Proud time for Mohawk grandmothers (fwd)

Phil CashCash cashcash at EMAIL.ARIZONA.EDU
Wed Oct 22 19:09:07 UTC 2003


Proud time for Mohawk grandmothers

PEGGY CURRAN
The Gazette
Wednesday, October 22, 2003
http://www.canada.com/montreal/montrealgazette/columnists/story.asp?id=C92FA476-1024-450C-AA94-282BC6E83993

As a little girl growing up in the 1950s, Tiorensawes Zachary loved to
listen to her mother talking to her grandmother and great-uncle in
their native Mohawk. But when they spoke to her, Tiorensawes answered
in English, the new language she was learning from the nuns at school
in Kahnawake.

"My grandmother barely spoke more than a few words of English," said
Zachary, 53.

"She was always disappointed that I couldn't speak to her in our own
language."

A generation later, Karahkwénhawe Goodleaf, 22, learned Mohawk at the
immersion school in Kahnawake. For conversation outside the classroom,
she had to visit her great-grandmother. Her parents had never learned
the language.

It's a proud week for grandmothers. Zachary, Goodleaf and 15 other
students from Kahnawake are to receive Certificates in Aboriginal
Education at McGill University's fall convocation tomorrow.

It's the first time the program, launched in 1993 in conjunction with
the Cree School Board, has been offered in Mohawk. Last week, 23
Mi'kmaq students in Wagmatook, N.S., collected diplomas after
completing a two-year program offered in Cape Breton through McGill's
Office of First Nations and Inuit Education.

Donna Lee Smith, director of the McGill program, said those who enroll
know the native language, but must brush up oral and written skills
before they can teach. It's hoped many will get a bachelor's of
education.

Most have found work as language assistants in neighbourhood schools in
their communities. In doing so, they are helping to prop up indigenous
languages, at risk from English, what Mark Abley, author of Spoken
Here: Travels Among Threatened Languages, calls "the Wal-Mart of
languages."

Of the dozens of languages once spoken by Canada's aboriginal peoples,
only Cree, Inuktitut and Ojibway are still relatively healthy. "All the
others are at risk or have disappeared," Smith said.

Among the endangered ones, Mohawk is in a better position than most.
"There's so much passion behind the effort to have it stabilized. And
there are Mohawk-speaking elders still young and energetic enough to
take on the job of teaching the language to others.

Elders like Dorothy (Karihwénhawe) Lazore, who started teaching Mohawk
at Howard S. Billings High School in Châteauguay more than 30 years
ago.

When Kahnawake introduced an immersion program for elementary school in
1981, Lazore was recruited to teach Grade 1 - and eventually became the
school's principal.

An Akwesasne Mohawk who speaks six languages, Lazore was an obvious
choice when Eddie Cross, director of education services in Kahnawake,
asked McGill to offer the program on the South Shore reserve.

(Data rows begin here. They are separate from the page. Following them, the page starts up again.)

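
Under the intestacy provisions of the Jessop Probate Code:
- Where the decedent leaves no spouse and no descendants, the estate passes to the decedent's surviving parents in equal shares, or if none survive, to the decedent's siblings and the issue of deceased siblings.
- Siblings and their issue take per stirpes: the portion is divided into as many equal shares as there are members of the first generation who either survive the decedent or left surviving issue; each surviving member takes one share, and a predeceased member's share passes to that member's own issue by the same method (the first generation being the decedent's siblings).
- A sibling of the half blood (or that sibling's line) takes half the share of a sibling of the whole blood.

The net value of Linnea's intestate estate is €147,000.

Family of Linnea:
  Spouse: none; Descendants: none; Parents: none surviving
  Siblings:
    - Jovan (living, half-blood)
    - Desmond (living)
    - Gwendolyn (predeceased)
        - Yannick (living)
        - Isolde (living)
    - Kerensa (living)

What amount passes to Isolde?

Isolde receives €21,000.

The entire €147,000 passes to the siblings and their issue.
Counting each half-blood sibling's line as half a unit, there are 7/2 units in €147,000, so one unit is €42,000. Whole-blood lines (Desmond, Gwendolyn, and Kerensa) take €42,000 each; half-blood lines (Jovan) take €21,000 each.
Gwendolyn's share (€42,000) is divided into 2 shares of €21,000: Yannick and Isolde each take €21,000.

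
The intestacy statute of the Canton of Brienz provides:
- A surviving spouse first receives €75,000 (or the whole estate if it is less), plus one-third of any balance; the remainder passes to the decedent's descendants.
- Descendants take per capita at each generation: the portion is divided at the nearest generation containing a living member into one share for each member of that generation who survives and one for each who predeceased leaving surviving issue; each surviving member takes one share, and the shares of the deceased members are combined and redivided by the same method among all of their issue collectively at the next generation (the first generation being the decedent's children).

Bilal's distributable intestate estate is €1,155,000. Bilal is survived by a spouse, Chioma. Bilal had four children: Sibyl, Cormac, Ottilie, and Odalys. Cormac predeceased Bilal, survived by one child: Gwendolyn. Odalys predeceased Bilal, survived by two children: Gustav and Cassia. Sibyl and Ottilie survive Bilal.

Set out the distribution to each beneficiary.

Chioma: €435,000; Sibyl: €180,000; Gwendolyn: €120,000; Ottilie: €180,000; Gustav: €120,000; Cassia: €120,000

Chioma first takes €75,000, leaving a balance of €1,080,000. Chioma then takes one-third of the balance (€360,000), for a total of €435,000. The remaining €720,000 passes to the descendants.
The descendants' portion (€720,000) is divided at the children's generation into 4 shares of €180,000. Sibyl and Ottilie each take €180,000. The 2 shares of the deceased (Cormac and Odalys) are combined into a pool of €360,000.
That pool (€360,000) is divided at the grandchildren's generation equally among Gwendolyn, Gustav, and Cassia: €120,000 each.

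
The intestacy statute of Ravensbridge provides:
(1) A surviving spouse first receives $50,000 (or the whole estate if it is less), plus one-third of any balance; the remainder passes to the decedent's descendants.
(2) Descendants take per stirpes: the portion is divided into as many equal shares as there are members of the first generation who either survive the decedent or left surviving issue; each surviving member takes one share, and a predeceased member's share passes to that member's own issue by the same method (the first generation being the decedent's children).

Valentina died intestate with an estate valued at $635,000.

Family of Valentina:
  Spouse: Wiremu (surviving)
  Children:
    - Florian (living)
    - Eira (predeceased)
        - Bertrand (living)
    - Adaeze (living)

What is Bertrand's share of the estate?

Wiremu first takes $50,000, leaving a balance of $585,000. Wiremu then takes one-third of the balance ($195,000), for a total of $245,000. The remaining $390,000 passes to the descendants.
The descendants' portion ($390,000) is divided into 3 shares of $130,000: Florian and Adaeze each take $130,000; Eira's $130,000 share passes to Eira's issue.
Eira's share ($130,000) passes entirely to Bertrand.

Bertrand receives $130,000.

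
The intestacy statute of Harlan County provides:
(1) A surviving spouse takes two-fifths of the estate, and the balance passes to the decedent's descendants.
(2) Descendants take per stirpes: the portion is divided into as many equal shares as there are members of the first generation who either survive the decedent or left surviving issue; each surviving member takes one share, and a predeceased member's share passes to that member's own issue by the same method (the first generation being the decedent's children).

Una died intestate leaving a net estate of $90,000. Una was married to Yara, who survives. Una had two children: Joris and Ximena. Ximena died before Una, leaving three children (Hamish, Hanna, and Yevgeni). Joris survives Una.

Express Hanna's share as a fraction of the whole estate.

Hanna receives 1/10 of the estate.

Yara takes two-fifths of $90,000 = $36,000. The remaining $54,000 passes to the descendants.
The descendants' portion ($54,000) is divided into 2 shares of $27,000: Joris takes $27,000; Ximena's $27,000 share passes to Ximena's issue.
Ximena's share ($27,000) is divided into 3 shares of $9,000: Hamish, Hanna, and Yevgeni each take $9,000.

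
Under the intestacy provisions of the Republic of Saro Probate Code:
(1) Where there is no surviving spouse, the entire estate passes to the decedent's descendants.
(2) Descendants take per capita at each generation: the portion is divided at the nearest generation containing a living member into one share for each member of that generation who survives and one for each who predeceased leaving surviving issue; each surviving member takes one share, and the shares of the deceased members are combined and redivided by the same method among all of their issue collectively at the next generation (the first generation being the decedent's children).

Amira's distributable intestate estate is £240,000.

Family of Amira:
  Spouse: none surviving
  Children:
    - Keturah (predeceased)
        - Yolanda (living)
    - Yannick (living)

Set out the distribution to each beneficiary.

Yolanda: £120,000; Yannick: £120,000

The entire £240,000 passes to the descendants.
That amount (£240,000) is divided at the children's generation into 2 shares of £120,000. Yannick takes £120,000. The remaining share for the deceased Keturah (£120,000) is carried to the next generation.
That pool (£120,000) passes entirely to Yolanda, the sole taker at the grandchildren's generation.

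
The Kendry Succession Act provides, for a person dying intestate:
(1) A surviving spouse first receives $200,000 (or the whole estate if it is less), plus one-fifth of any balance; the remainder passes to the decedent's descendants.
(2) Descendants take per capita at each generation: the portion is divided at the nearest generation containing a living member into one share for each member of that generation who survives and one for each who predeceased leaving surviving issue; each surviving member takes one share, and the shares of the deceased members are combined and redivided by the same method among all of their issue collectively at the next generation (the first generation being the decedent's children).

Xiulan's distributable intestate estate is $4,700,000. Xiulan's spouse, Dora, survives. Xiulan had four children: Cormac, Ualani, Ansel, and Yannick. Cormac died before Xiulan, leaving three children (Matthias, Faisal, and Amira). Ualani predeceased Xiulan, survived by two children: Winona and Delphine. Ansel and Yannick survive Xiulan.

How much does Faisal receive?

Dora first takes $200,000, leaving a balance of $4,500,000. Dora then takes one-fifth of the balance ($900,000), for a total of $1,100,000. The remaining $3,600,000 passes to the descendants.
The descendants' portion ($3,600,000) is divided at the children's generation into 4 shares of $900,000. Ansel and Yannick each take $900,000. The 2 shares of the deceased (Cormac and Ualani) are combined into a pool of $1,800,000.
That pool ($1,800,000) is divided at the grandchildren's generation equally among Matthias, Faisal, Amira, Winona, and Delphine: $360,000 each.

Faisal receives $360,000.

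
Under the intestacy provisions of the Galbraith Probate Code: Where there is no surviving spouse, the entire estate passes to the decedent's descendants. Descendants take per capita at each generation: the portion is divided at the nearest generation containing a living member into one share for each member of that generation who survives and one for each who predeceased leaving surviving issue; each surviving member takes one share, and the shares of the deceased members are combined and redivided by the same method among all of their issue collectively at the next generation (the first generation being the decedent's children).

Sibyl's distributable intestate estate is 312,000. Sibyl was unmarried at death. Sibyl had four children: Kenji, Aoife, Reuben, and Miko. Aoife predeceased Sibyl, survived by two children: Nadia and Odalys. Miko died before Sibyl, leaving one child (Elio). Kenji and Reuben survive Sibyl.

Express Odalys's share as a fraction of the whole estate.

Odalys receives 1/6 of the estate.

The entire 312,000 passes to the descendants.
That amount (312,000) is divided at the children's generation into 4 shares of 78,000. Kenji and Reuben each take 78,000. The 2 shares of the deceased (Aoife and Miko) are combined into a pool of 156,000.
That pool (156,000) is divided at the grandchildren's generation equally among Nadia, Odalys, and Elio: 52,000 each.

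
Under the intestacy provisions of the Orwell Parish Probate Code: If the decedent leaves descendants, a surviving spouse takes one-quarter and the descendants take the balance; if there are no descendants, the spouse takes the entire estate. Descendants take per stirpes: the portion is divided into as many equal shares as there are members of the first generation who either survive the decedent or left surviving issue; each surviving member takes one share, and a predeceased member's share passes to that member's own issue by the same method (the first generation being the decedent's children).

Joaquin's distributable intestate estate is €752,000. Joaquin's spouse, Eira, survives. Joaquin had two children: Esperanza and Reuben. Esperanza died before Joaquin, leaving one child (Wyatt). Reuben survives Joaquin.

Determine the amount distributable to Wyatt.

Wyatt receives €282,000.

Eira takes one-quarter of €752,000 = €188,000. The remaining €564,000 passes to the descendants.
The descendants' portion (€564,000) is divided into 2 shares of €282,000: Reuben takes €282,000; Esperanza's €282,000 share passes to Esperanza's issue.
Esperanza's share (€282,000) passes entirely to Wyatt.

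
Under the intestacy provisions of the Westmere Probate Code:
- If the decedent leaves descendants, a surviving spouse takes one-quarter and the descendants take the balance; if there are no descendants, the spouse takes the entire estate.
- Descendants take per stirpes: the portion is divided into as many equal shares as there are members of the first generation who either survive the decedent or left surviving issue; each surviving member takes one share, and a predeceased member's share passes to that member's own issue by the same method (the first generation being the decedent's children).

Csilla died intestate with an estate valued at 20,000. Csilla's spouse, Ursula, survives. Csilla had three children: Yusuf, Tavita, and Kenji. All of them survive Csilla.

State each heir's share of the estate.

Ursula: 5,000; Yusuf: 5,000; Tavita: 5,000; Kenji: 5,000

Ursula takes one-quarter of 20,000 = 5,000. The remaining 15,000 passes to the descendants.
The descendants' portion (15,000) is divided into 3 shares of 5,000: Yusuf, Tavita, and Kenji each take 5,000.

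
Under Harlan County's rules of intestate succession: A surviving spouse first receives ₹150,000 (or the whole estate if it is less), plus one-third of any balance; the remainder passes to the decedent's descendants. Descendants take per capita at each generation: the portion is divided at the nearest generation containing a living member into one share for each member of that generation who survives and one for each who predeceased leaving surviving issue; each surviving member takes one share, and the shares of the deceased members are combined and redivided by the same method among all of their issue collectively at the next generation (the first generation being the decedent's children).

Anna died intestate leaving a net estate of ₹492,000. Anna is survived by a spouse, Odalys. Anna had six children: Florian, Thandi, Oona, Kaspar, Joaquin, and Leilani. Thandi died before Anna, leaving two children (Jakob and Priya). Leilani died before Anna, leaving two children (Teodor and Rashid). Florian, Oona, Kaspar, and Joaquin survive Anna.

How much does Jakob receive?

Jakob receives ₹19,000.

Odalys first takes ₹150,000, leaving a balance of ₹342,000. Odalys then takes one-third of the balance (₹114,000), for a total of ₹264,000. The remaining ₹228,000 passes to the descendants.
The descendants' portion (₹228,000) is divided at the children's generation into 6 shares of ₹38,000. Florian, Oona, Kaspar, and Joaquin each take ₹38,000. The 2 shares of the deceased (Thandi and Leilani) are combined into a pool of ₹76,000.
That pool (₹76,000) is divided at the grandchildren's generation equally among Jakob, Priya, Teodor, and Rashid: ₹19,000 each.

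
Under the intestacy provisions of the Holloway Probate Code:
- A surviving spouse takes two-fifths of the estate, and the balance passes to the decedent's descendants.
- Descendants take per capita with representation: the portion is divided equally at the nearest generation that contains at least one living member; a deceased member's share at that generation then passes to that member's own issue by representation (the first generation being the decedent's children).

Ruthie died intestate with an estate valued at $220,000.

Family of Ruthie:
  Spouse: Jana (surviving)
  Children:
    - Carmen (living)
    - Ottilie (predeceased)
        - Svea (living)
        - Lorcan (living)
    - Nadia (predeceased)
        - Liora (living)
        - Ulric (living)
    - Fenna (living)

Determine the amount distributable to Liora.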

Lazore
and Konwaronhiá:wi Deer spent last year teaching McGill students at the
United Church hall in Kahnawake. Now they're working on a curriculum to
help Mohawk-language teachers explain grammar, legends and even
traditional speech patterns.

Cross said the program met a desperate need to replace teachers who were
rapidly approaching retirement age.

But with only about 5 per cent of adults in Kahnawake fluent in the
language, the community is looking to bolster use of Mohawk beyond the
classroom - through radio and TV broadcasts, the Internet and adult
language lessons.

Smith said aboriginal education programs have "a ripple effect" as
students speak to their children, parents and pupils.

Like Cross, however, she favours other initiatives to get people to
speak indigenous languages on a daily basis.

Yet after half a century of listening, Zachary finds she can't speak her
language enough. She's proud to say she can read and write Mohawk, even
prouder to be able to chat with her aunt in the mother tongue she was
once too shy to speak. "Oh my gosh, it's who we are."